My friend Sarah worked for close to a decade as Melbourne's top Fairy.
Each weekend she would make the day of half dozen little girls with her colourful mix of magic, puppetry and sparkles.
The children would sit on little toadstool pillows and hear stories of her magical adventures, blow bubbles and make wishes.
The trouble is, not every party is all girls. More often than not, her shows would also have one or two boys in attendance.
So how did she deal with it?
By being very good at her job.
All kids love magic, stories and bubbles. ven the toughest boy won't care about the pink packaging if the contents are good.

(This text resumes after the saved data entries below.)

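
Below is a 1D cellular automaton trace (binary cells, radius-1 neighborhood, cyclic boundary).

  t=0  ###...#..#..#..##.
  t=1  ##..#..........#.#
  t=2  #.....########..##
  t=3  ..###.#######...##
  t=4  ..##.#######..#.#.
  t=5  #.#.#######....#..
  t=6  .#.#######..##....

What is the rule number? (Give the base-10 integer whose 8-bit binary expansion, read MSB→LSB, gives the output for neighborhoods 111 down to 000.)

169

  nb ###: next=#  (t=0,i=1, bit7=1)
  nb ##.: next=.  (t=0,i=2, bit6=0)
  nb #.#: next=#  (t=0,i=17, bit5=1)
  nb #..: next=.  (t=0,i=3, bit4=0)
  nb .##: next=#  (t=0,i=0, bit3=1)
  nb .#.: next=.  (t=0,i=6, bit2=0)
  nb ..#: next=.  (t=0,i=5, bit1=0)
  nb ...: next=#  (t=0,i=4, bit0=1)
  bits 10101001 = 169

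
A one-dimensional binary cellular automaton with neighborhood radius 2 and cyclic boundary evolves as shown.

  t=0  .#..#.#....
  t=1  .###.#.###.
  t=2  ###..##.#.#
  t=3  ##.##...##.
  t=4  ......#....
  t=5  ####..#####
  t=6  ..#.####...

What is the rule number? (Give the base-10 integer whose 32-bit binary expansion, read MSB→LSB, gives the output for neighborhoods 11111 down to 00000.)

  [31] ##### => .  t=5,i=0
  [30] ####. => #  t=2,i=1
  [29] ###.# => .  t=1,i=3
  [28] ###.. => .  t=1,i=9
  [27] ##.## => .  t=3,i=2
  [26] ##.#. => .  t=1,i=4
  [25] ##..# => #  t=1,i=10
  [24] ##... => .  t=3,i=5
  [23] #.### => .  t=1,i=7
  [22] #.##. => .  t=3,i=0
  [21] #.#.# => #  t=1,i=5
  [20] #.#.. => .  t=0,i=6
  [19] #..## => #  t=1,i=0
  [18] #..#. => #  t=0,i=3
  [17] #...# => #  t=3,i=6
  [16] #.... => #  t=0,i=8
  [15] .#### => #  t=2,i=0
  [14] .###. => #  t=1,i=2
  [13] .##.# => .  t=2,i=6
  [12] .##.. => .  t=3,i=4
  [11] .#.## => #  t=1,i=6
  [10] .#.#. => #  t=0,i=5
  [9] .#..# => #  t=0,i=2
  [8] .#... => #  t=0,i=7
  [7] ..### => #  t=1,i=1
  [6] ..##. => .  t=2,i=5
  [5] ..#.# => .  t=0,i=4
  [4] ..#.. => #  t=0,i=1
  [3] ...## => .  t=3,i=7
  [2] ...#. => .  t=0,i=0
  [1] ....# => .  t=0,i=10
  [0] ..... => #  t=0,i=9
  bits 01000010001011111100111110010001 = 1110429585

1110429585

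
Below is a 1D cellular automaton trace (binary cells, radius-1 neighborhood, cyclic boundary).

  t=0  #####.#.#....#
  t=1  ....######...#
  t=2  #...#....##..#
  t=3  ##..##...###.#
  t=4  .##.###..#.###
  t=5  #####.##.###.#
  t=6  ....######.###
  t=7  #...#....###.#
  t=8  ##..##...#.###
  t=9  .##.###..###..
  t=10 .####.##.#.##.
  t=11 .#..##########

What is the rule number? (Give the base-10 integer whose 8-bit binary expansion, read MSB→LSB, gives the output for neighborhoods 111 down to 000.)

  [7] ### => .  t=0,i=0
  [6] ##. => #  t=0,i=4
  [5] #.# => #  t=0,i=5
  [4] #.. => #  t=0,i=9
  [3] .## => #  t=0,i=13
  [2] .#. => #  t=0,i=6
  [1] ..# => .  t=0,i=12
  [0] ... => .  t=0,i=10
  bits 01111100 = 124

124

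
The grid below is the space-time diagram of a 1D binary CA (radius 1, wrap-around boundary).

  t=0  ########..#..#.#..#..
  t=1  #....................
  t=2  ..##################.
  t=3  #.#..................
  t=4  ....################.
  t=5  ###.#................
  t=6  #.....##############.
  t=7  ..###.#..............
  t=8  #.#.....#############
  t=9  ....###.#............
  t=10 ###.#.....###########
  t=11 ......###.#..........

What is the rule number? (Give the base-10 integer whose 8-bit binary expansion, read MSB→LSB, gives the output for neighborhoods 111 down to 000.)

9

  ###|.  b7=0 t=0,i=1
  ##.|.  b6=0 t=0,i=7
  #.#|.  b5=0 t=0,i=14
  #..|.  b4=0 t=0,i=8
  .##|#  b3=1 t=0,i=0
  .#.|.  b2=0 t=0,i=10
  ..#|.  b1=0 t=0,i=9
  ...|#  b0=1 t=1,i=2
  bits 00001001 = 9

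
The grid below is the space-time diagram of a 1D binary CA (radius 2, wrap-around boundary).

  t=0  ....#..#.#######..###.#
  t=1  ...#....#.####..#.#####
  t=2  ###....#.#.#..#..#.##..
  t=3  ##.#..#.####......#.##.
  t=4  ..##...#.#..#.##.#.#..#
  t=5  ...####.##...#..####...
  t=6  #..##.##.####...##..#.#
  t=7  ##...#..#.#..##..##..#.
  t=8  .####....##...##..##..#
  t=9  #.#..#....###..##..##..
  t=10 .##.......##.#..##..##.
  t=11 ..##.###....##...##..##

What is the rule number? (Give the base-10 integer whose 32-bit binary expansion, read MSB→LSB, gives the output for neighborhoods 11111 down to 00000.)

  ##### -> #   bit 31 = 1  t=0,i=11
  ####. -> .   bit 30 = 0  t=0,i=14
  ###.# -> #   bit 29 = 1  t=0,i=20
  ###.. -> .   bit 28 = 0  t=0,i=15
  ##.## -> #   bit 27 = 1  t=3,i=22
  ##.#. -> #   bit 26 = 1  t=0,i=21
  ##..# -> #   bit 25 = 1  t=0,i=16
  ##... -> #   bit 24 = 1  t=1,i=0
  #.### -> .   bit 23 = 0  t=0,i=9
  #.##. -> .   bit 22 = 0  t=2,i=19
  #.#.# -> #   bit 21 = 1  t=2,i=9
  #.#.. -> #   bit 20 = 1  t=0,i=22
  #..## -> .   bit 19 = 0  t=0,i=17
  #..#. -> .   bit 18 = 0  t=0,i=6
  #...# -> #   bit 17 = 1  t=1,i=1
  #.... -> .   bit 16 = 0  t=0,i=1
  .#### -> #   bit 15 = 1  t=0,i=10
  .###. -> #   bit 14 = 1  t=0,i=19
  .##.# -> .   bit 13 = 0  t=3,i=1
  .##.. -> #   bit 12 = 1  t=2,i=20
  .#.## -> #   bit 11 = 1  t=0,i=8
  .#.#. -> #   bit 10 = 1  t=2,i=8
  .#..# -> .   bit 9 = 0  t=0,i=5
  .#... -> .   bit 8 = 0  t=0,i=0
  ..### -> #   bit 7 = 1  t=0,i=18
  ..##. -> .   bit 6 = 0  t=4,i=2
  ..#.# -> .   bit 5 = 0  t=0,i=7
  ..#.. -> .   bit 4 = 0  t=0,i=4
  ...## -> .   bit 3 = 0  t=5,i=2
  ...#. -> #   bit 2 = 1  t=0,i=3
  ....# -> .   bit 1 = 0  t=0,i=2
  ..... -> #   bit 0 = 1  t=3,i=14
  bits 10101111001100101101110010000101 = 2939346053

2939346053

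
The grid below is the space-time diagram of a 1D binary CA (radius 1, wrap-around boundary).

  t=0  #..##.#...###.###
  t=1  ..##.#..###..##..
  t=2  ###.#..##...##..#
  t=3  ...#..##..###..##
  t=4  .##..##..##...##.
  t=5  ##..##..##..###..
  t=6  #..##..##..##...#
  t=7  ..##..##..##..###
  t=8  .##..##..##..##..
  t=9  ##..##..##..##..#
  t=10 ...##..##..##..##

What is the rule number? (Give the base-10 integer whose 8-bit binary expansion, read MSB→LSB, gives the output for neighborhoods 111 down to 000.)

  [7] ### => .  t=0,i=11
  [6] ##. => .  t=0,i=0
  [5] #.# => #  t=0,i=5
  [4] #.. => .  t=0,i=1
  [3] .## => #  t=0,i=3
  [2] .#. => .  t=0,i=6
  [1] ..# => #  t=0,i=2
  [0] ... => #  t=0,i=8
  bits 00101011 = 43

43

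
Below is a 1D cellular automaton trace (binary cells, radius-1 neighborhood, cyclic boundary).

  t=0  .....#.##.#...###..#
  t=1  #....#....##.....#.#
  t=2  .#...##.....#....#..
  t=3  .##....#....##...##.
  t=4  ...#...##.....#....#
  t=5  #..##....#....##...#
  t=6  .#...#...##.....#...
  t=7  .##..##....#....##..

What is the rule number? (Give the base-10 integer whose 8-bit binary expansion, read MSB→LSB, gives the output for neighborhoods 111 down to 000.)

  nb ###: next=.  (t=0,i=15, bit7=0)
  nb ##.: next=.  (t=0,i=8, bit6=0)
  nb #.#: next=.  (t=0,i=6, bit5=0)
  nb #..: next=#  (t=0,i=0, bit4=1)
  nb .##: next=.  (t=0,i=7, bit3=0)
  nb .#.: next=#  (t=0,i=5, bit2=1)
  nb ..#: next=.  (t=0,i=4, bit1=0)
  nb ...: next=.  (t=0,i=1, bit0=0)
  bits 00010100 = 20

20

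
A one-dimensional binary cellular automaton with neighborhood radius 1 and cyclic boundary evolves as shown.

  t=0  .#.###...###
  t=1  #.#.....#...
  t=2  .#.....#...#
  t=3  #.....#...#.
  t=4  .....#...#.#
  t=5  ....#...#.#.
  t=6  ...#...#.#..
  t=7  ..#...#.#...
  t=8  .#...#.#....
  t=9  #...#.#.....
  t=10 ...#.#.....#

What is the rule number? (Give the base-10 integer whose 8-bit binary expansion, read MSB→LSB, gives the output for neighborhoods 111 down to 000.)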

A young boy, stuck at his little sister's fairy party, sulked through the first ten minutes of her show and then, at the end, asked her:
"That dragon is a puppet isn't it?"
Sarah admitted to the ten year old that it was and his face fell.
"Yeah, I thought so."
The reverse is also true. You'll be surpirsed how easily little girls will embrace 'boy's stuff'. My good friend Elly Squire (aka Clara Cupcake) made this amazing Fairy Pirate costume for her niece. She made it green instead of pink and added a glittery sword and eyepatch.
Take a lesson from the instructions that use to come with Lego sets in the 1970's:
Whether boy or girl, LEGO sets no limits to the imagination.
A girl builds a spaceship. A boy plays with the doll's house; because a dollhouse is human. Playing with a spaceship, however, is more interesting and exciting for the girl.
But the important thing is that you get the right match material in the hands. Only then you can feel free to create and play.
And isn't that what it is all about?